Saturday, December 30, 2006

Philosophy of Nicholas of Cusa



Life and Works

Nicholas Cryfts, called Nicholas of Cusa from the name of his native city, was born in 1401. German by birth, he was Italian in his spiritual and cultural formation. Before going to Padua for the study of law, mathematics and astronomy, he had come under the influence of the mysticism of Master Eckhart. Ordained a Catholic priest, he took part in all the religious controversies of the time, and worked especially with the Council of Florence, which, it was hoped, would lead to the union of the churches.

He was made Cardinal and Bishop of Bressanone. His favorite authors were St. Augustine, Pseudo-Dionysius, Scotus Erigena, St. Bonaventure, and other Neo-Platonists. A man of severe habits, he died at Todi in 1464. His principal work is De docta ignorantia (On Scientific Ignorance); notable also are his De conjecturis (On Conjectures); and De ludo globi (On the Game of the World).

Nicholas of Cusa was a Neo-Platonist in thought, and this led him to formulate a new type of logic and a new interpretation of nature (metaphysics).

Theory of Knowledge

Human knowledge is a collective and unifying activity; there are three stages in acquiring this knowledge: phantasy, reason, intellect.

Phantasy (sense knowledge) has for its scope the unification into a single representation of the multiple data of the senses.

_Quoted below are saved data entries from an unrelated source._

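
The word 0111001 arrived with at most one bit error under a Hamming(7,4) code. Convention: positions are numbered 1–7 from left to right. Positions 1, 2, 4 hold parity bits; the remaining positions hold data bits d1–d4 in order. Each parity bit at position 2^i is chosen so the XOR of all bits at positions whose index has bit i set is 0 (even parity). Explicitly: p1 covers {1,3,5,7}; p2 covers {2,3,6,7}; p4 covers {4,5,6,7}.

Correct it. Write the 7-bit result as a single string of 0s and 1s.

s1 (pos 1,3,5,7): 0⊕1⊕0⊕1 = 0
s2 (pos 2,3,6,7): 1⊕1⊕0⊕1 = 1
s4 (pos 4,5,6,7): 1⊕0⊕0⊕1 = 0
Syndrome s4…s1 = 010 → error at position 2.
Flip position 2: 0111001 → 0011001

0011001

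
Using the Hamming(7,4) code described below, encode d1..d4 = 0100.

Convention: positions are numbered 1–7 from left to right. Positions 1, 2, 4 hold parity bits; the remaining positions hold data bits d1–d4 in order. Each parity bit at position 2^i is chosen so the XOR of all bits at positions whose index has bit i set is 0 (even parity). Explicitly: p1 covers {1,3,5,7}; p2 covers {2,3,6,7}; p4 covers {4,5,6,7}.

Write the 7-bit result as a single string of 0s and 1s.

1001100

Place data at non-parity positions: p1 p2 0 p4 1 0 0
p1 (pos 1,3,5,7): XOR of data positions = 0⊕1⊕0 = 1
p2 (pos 2,3,6,7): XOR of data positions = 0⊕0⊕0 = 0
p4 (pos 4,5,6,7): XOR of data positions = 1⊕0⊕0 = 1
Codeword: 1001100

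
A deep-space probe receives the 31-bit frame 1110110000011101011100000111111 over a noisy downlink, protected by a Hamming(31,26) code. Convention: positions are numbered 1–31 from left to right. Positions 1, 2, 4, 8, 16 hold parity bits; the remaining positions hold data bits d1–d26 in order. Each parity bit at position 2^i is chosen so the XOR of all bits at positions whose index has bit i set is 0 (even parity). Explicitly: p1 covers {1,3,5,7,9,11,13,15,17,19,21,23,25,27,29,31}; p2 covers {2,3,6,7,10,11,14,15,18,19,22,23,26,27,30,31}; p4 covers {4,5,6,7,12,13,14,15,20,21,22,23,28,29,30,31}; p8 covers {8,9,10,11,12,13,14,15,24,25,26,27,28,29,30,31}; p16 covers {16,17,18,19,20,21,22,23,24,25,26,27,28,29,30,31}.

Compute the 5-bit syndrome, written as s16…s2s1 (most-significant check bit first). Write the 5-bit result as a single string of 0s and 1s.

01000

s1 (pos 1,3,5,7,9,11,13,15,17,19,21,23,25,27,29,31): 1⊕1⊕1⊕0⊕0⊕0⊕1⊕0⊕0⊕1⊕0⊕0⊕0⊕1⊕1⊕1 = 0
s2 (pos 2,3,6,7,10,11,14,15,18,19,22,23,26,27,30,31): 1⊕1⊕1⊕0⊕0⊕0⊕1⊕0⊕1⊕1⊕0⊕0⊕1⊕1⊕1⊕1 = 0
s4 (pos 4,5,6,7,12,13,14,15,20,21,22,23,28,29,30,31): 0⊕1⊕1⊕0⊕1⊕1⊕1⊕0⊕1⊕0⊕0⊕0⊕1⊕1⊕1⊕1 = 0
s8 (pos 8,9,10,11,12,13,14,15,24,25,26,27,28,29,30,31): 0⊕0⊕0⊕0⊕1⊕1⊕1⊕0⊕0⊕0⊕1⊕1⊕1⊕1⊕1⊕1 = 1
s16 (pos 16,17,18,19,20,21,22,23,24,25,26,27,28,29,30,31): 1⊕0⊕1⊕1⊕1⊕0⊕0⊕0⊕0⊕0⊕1⊕1⊕1⊕1⊕1⊕1 = 0
Syndrome s16…s1 = 01000 → error at position 8.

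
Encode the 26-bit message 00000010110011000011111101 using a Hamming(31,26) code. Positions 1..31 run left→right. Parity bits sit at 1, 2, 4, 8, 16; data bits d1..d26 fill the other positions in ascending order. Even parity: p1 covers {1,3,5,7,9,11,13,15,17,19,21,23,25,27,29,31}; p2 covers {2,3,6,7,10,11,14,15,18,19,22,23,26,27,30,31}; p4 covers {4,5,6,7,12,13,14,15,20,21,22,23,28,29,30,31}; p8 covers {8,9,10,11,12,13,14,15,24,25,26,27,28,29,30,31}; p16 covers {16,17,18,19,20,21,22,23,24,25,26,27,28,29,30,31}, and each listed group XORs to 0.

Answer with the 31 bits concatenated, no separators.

1101000000101101011000011111101

Place data at non-parity positions: p1 p2 0 p4 0 0 0 p8 0 0 1 0 1 1 0 p16 0 1 1 0 0 0 0 1 1 1 1 1 1 0 1
p1 (pos 1,3,5,7,9,11,13,15,17,19,21,23,25,27,29,31): XOR of data positions = 0⊕0⊕0⊕0⊕1⊕1⊕0⊕0⊕1⊕0⊕0⊕1⊕1⊕1⊕1 = 1
p2 (pos 2,3,6,7,10,11,14,15,18,19,22,23,26,27,30,31): XOR of data positions = 0⊕0⊕0⊕0⊕1⊕1⊕0⊕1⊕1⊕0⊕0⊕1⊕1⊕0⊕1 = 1
p4 (pos 4,5,6,7,12,13,14,15,20,21,22,23,28,29,30,31): XOR of data positions = 0⊕0⊕0⊕0⊕1⊕1⊕0⊕0⊕0⊕0⊕0⊕1⊕1⊕0⊕1 = 1
p8 (pos 8,9,10,11,12,13,14,15,24,25,26,27,28,29,30,31): XOR of data positions = 0⊕0⊕1⊕0⊕1⊕1⊕0⊕1⊕1⊕1⊕1⊕1⊕1⊕0⊕1 = 0
p16 (pos 16,17,18,19,20,21,22,23,24,25,26,27,28,29,30,31): XOR of data positions = 0⊕1⊕1⊕0⊕0⊕0⊕0⊕1⊕1⊕1⊕1⊕1⊕1⊕0⊕1 = 1
Codeword: 1101000000101101011000011111101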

Reason (meaning abstractive and discursive knowledge) is the faculty which abstracts universal concepts; it never arrives at perfect unity. The knowledge of reason, moreover, is deficient because it represents reality in an improper manner, for it is only founded on individual beings. Hence it follows that concepts result from contradictory notes, for instance, unity and multiplicity, being and non-being. The principle of contradiction, the basis of Aristotelian Scholastic logic, is good within the limits of reason, but it gives us an improper knowledge of reality.

We arrive at the knowledge of the reality (God), and hence of unity and the infinite, only by means of a third activity of the spirit, the faculty of intellect, which is supra-rational understanding, mystical intuition. This faculty, overcoming all differences and multiplicity, presents the reality (God) as perfect unity, in which all differences are reconciled in the infinite life, the "coincidence of opposites." The principle of coincidence is for Nicholas of Cusa a new one on which logic must be based in order to arrive at the knowledge of reality.

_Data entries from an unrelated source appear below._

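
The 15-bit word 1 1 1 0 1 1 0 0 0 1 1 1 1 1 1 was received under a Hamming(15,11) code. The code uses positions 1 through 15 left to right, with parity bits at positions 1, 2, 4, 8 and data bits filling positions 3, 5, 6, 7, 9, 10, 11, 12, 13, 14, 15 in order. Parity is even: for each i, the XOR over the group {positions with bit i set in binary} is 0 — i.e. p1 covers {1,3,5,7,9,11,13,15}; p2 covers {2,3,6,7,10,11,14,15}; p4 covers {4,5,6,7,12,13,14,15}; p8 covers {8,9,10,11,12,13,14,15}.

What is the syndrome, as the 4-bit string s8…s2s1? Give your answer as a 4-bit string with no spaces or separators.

0010

s1 (pos 1,3,5,7,9,11,13,15): 1⊕1⊕1⊕0⊕0⊕1⊕1⊕1 = 0
s2 (pos 2,3,6,7,10,11,14,15): 1⊕1⊕1⊕0⊕1⊕1⊕1⊕1 = 1
s4 (pos 4,5,6,7,12,13,14,15): 0⊕1⊕1⊕0⊕1⊕1⊕1⊕1 = 0
s8 (pos 8,9,10,11,12,13,14,15): 0⊕0⊕1⊕1⊕1⊕1⊕1⊕1 = 0
Syndrome s8…s1 = 0010 → error at position 2.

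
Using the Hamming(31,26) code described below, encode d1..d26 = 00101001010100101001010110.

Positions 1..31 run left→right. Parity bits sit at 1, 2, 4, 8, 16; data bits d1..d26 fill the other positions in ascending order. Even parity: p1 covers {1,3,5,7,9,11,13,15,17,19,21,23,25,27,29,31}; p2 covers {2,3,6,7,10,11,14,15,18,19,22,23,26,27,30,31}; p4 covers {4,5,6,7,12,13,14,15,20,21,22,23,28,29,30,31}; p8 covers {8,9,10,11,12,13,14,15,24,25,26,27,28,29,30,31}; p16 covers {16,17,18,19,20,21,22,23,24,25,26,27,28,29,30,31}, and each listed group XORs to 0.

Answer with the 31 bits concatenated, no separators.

1101010110010101100101001010110

Place data at non-parity positions: p1 p2 0 p4 0 1 0 p8 1 0 0 1 0 1 0 p16 1 0 0 1 0 1 0 0 1 0 1 0 1 1 0
p1 (pos 1,3,5,7,9,11,13,15,17,19,21,23,25,27,29,31): XOR of data positions = 0⊕0⊕0⊕1⊕0⊕0⊕0⊕1⊕0⊕0⊕0⊕1⊕1⊕1⊕0 = 1
p2 (pos 2,3,6,7,10,11,14,15,18,19,22,23,26,27,30,31): XOR of data positions = 0⊕1⊕0⊕0⊕0⊕1⊕0⊕0⊕0⊕1⊕0⊕0⊕1⊕1⊕0 = 1
p4 (pos 4,5,6,7,12,13,14,15,20,21,22,23,28,29,30,31): XOR of data positions = 0⊕1⊕0⊕1⊕0⊕1⊕0⊕1⊕0⊕1⊕0⊕0⊕1⊕1⊕0 = 1
p8 (pos 8,9,10,11,12,13,14,15,24,25,26,27,28,29,30,31): XOR of data positions = 1⊕0⊕0⊕1⊕0⊕1⊕0⊕0⊕1⊕0⊕1⊕0⊕1⊕1⊕0 = 1
p16 (pos 16,17,18,19,20,21,22,23,24,25,26,27,28,29,30,31): XOR of data positions = 1⊕0⊕0⊕1⊕0⊕1⊕0⊕0⊕1⊕0⊕1⊕0⊕1⊕1⊕0 = 1
Codeword: 1101010110010101100101001010110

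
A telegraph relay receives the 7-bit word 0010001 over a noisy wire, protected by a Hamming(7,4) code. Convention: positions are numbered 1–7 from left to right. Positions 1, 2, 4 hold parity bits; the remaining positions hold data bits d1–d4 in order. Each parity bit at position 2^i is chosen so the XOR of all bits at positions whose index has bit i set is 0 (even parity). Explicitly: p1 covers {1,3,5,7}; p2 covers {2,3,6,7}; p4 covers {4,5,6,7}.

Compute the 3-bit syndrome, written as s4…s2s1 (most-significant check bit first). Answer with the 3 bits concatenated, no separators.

100

s1 (pos 1,3,5,7): 0⊕1⊕0⊕1 = 0
s2 (pos 2,3,6,7): 0⊕1⊕0⊕1 = 0
s4 (pos 4,5,6,7): 0⊕0⊕0⊕1 = 1
Syndrome s4…s1 = 100 → error at position 4.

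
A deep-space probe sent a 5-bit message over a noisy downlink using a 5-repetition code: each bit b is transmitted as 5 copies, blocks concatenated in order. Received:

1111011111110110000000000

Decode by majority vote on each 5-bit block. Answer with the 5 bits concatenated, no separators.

Block 1 (11110): 4 ones → 1
Block 2 (11111): 5 ones → 1
Block 3 (11011): 4 ones → 1
Block 4 (00000): 0 ones → 0
Block 5 (00000): 0 ones → 0

11100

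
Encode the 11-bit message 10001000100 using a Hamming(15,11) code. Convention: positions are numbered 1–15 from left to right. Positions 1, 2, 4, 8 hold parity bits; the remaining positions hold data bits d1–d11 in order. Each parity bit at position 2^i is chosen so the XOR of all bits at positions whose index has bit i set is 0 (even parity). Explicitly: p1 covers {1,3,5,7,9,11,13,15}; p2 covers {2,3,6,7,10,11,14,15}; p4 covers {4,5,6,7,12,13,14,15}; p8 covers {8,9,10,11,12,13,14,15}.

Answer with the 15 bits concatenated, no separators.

111100001000100

Place data at non-parity positions: p1 p2 1 p4 0 0 0 p8 1 0 0 0 1 0 0
p1 (pos 1,3,5,7,9,11,13,15): XOR of data positions = 1⊕0⊕0⊕1⊕0⊕1⊕0 = 1
p2 (pos 2,3,6,7,10,11,14,15): XOR of data positions = 1⊕0⊕0⊕0⊕0⊕0⊕0 = 1
p4 (pos 4,5,6,7,12,13,14,15): XOR of data positions = 0⊕0⊕0⊕0⊕1⊕0⊕0 = 1
p8 (pos 8,9,10,11,12,13,14,15): XOR of data positions = 1⊕0⊕0⊕0⊕1⊕0⊕0 = 0
Codeword: 111100001000100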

Hence the title of Nicholas' work De Docta ignorantia, which indicates the limitation of human understanding (reason) as opposed to the knowledge of God that is free of all such limitation (supra-rational). Thus the agnosticism of Nicholas of Cusa is corrected by his fideism, which of course has nothing to do with philosophy.

Theodicy

God is infinite. The infinity of God leads Nicholas of Cusa to affirm the coincidence of opposites. Observing how, in a circumference carried to infinity, the straight and the curved line coincide, he affirms that in the infinity of God all oppositions are identified, all distinctions overcome, and all contrariety fades into nothingness, since the correlative is not to be found. God is the "implicatio" of all opposites. But what in God is "implicatio" and "complicatio," becomes "explicatio" in the universe, which results from multiplicity, distinction, and opposition.

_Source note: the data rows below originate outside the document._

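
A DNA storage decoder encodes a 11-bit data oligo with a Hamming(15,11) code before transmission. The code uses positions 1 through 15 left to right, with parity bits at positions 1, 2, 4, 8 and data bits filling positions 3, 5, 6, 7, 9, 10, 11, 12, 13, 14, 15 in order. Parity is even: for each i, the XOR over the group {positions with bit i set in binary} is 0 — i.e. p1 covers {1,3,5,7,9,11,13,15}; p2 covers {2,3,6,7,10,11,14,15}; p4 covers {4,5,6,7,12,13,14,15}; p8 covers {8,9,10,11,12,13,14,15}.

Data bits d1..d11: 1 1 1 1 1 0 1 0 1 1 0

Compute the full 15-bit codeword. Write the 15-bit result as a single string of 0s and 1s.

Place data at non-parity positions: p1 p2 1 p4 1 1 1 p8 1 0 1 0 1 1 0
p1 (pos 1,3,5,7,9,11,13,15): XOR of data positions = 1⊕1⊕1⊕1⊕1⊕1⊕0 = 0
p2 (pos 2,3,6,7,10,11,14,15): XOR of data positions = 1⊕1⊕1⊕0⊕1⊕1⊕0 = 1
p4 (pos 4,5,6,7,12,13,14,15): XOR of data positions = 1⊕1⊕1⊕0⊕1⊕1⊕0 = 1
p8 (pos 8,9,10,11,12,13,14,15): XOR of data positions = 1⊕0⊕1⊕0⊕1⊕1⊕0 = 0
Codeword: 011111101010110

011111101010110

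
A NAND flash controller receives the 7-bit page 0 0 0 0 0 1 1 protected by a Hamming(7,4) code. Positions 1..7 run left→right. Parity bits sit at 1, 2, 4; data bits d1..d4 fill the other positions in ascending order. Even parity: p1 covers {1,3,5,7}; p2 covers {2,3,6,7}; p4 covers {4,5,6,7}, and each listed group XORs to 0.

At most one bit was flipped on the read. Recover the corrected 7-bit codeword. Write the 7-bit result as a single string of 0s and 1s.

1000011

s1 (pos 1,3,5,7): 0⊕0⊕0⊕1 = 1
s2 (pos 2,3,6,7): 0⊕0⊕1⊕1 = 0
s4 (pos 4,5,6,7): 0⊕0⊕1⊕1 = 0
Syndrome s4…s1 = 001 → error at position 1.
Flip position 1: 0000011 → 1000011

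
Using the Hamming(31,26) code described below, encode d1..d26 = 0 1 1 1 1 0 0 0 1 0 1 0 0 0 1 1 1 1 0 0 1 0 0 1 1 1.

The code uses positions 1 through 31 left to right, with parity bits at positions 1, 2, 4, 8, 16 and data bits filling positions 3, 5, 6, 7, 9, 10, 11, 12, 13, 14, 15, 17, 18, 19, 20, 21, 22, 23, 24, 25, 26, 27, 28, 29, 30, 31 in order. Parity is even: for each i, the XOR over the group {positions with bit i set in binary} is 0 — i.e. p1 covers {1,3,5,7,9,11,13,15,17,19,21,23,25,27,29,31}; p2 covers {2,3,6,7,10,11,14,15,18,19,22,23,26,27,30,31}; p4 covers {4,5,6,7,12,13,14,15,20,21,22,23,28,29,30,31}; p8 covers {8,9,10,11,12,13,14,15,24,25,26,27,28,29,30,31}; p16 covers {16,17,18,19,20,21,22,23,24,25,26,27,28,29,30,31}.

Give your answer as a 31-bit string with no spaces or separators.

Place data at non-parity positions: p1 p2 0 p4 1 1 1 p8 1 0 0 0 1 0 1 p16 0 0 0 1 1 1 1 0 0 1 0 0 1 1 1
p1 (pos 1,3,5,7,9,11,13,15,17,19,21,23,25,27,29,31): XOR of data positions = 0⊕1⊕1⊕1⊕0⊕1⊕1⊕0⊕0⊕1⊕1⊕0⊕0⊕1⊕1 = 1
p2 (pos 2,3,6,7,10,11,14,15,18,19,22,23,26,27,30,31): XOR of data positions = 0⊕1⊕1⊕0⊕0⊕0⊕1⊕0⊕0⊕1⊕1⊕1⊕0⊕1⊕1 = 0
p4 (pos 4,5,6,7,12,13,14,15,20,21,22,23,28,29,30,31): XOR of data positions = 1⊕1⊕1⊕0⊕1⊕0⊕1⊕1⊕1⊕1⊕1⊕0⊕1⊕1⊕1 = 0
p8 (pos 8,9,10,11,12,13,14,15,24,25,26,27,28,29,30,31): XOR of data positions = 1⊕0⊕0⊕0⊕1⊕0⊕1⊕0⊕0⊕1⊕0⊕0⊕1⊕1⊕1 = 1
p16 (pos 16,17,18,19,20,21,22,23,24,25,26,27,28,29,30,31): XOR of data positions = 0⊕0⊕0⊕1⊕1⊕1⊕1⊕0⊕0⊕1⊕0⊕0⊕1⊕1⊕1 = 0
Codeword: 1000111110001010000111100100111

1000111110001010000111100100111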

This concept does not differ substantially from the Neo-Platonic idea. The "explicatio" is equivalent to Platonic emanations, by virtue of which God, absolute unity, becomes multiple through subsequent emanations. The concept of Nicholas of Cusa becomes more dangerous because of the consequences he derives from "explicatio." The world is an infinite potential, and because of this it participates in an attribute of divinity. This theory was to be reaffirmed by Giordano Bruno. God is as it were contracted in beings; He is the absolute quiddity of all the things in which He is contracted.

Nicholas of Cusa was the first philosopher to separate himself from Scholasticism. He began with a logic based on the coincidence of opposites -- at variance with Aristotelian-Scholastic logic, which is based on the principle of contradiction. In metaphysics he was Platonic, and the notion of the transcendence of God was thus seriously compromised.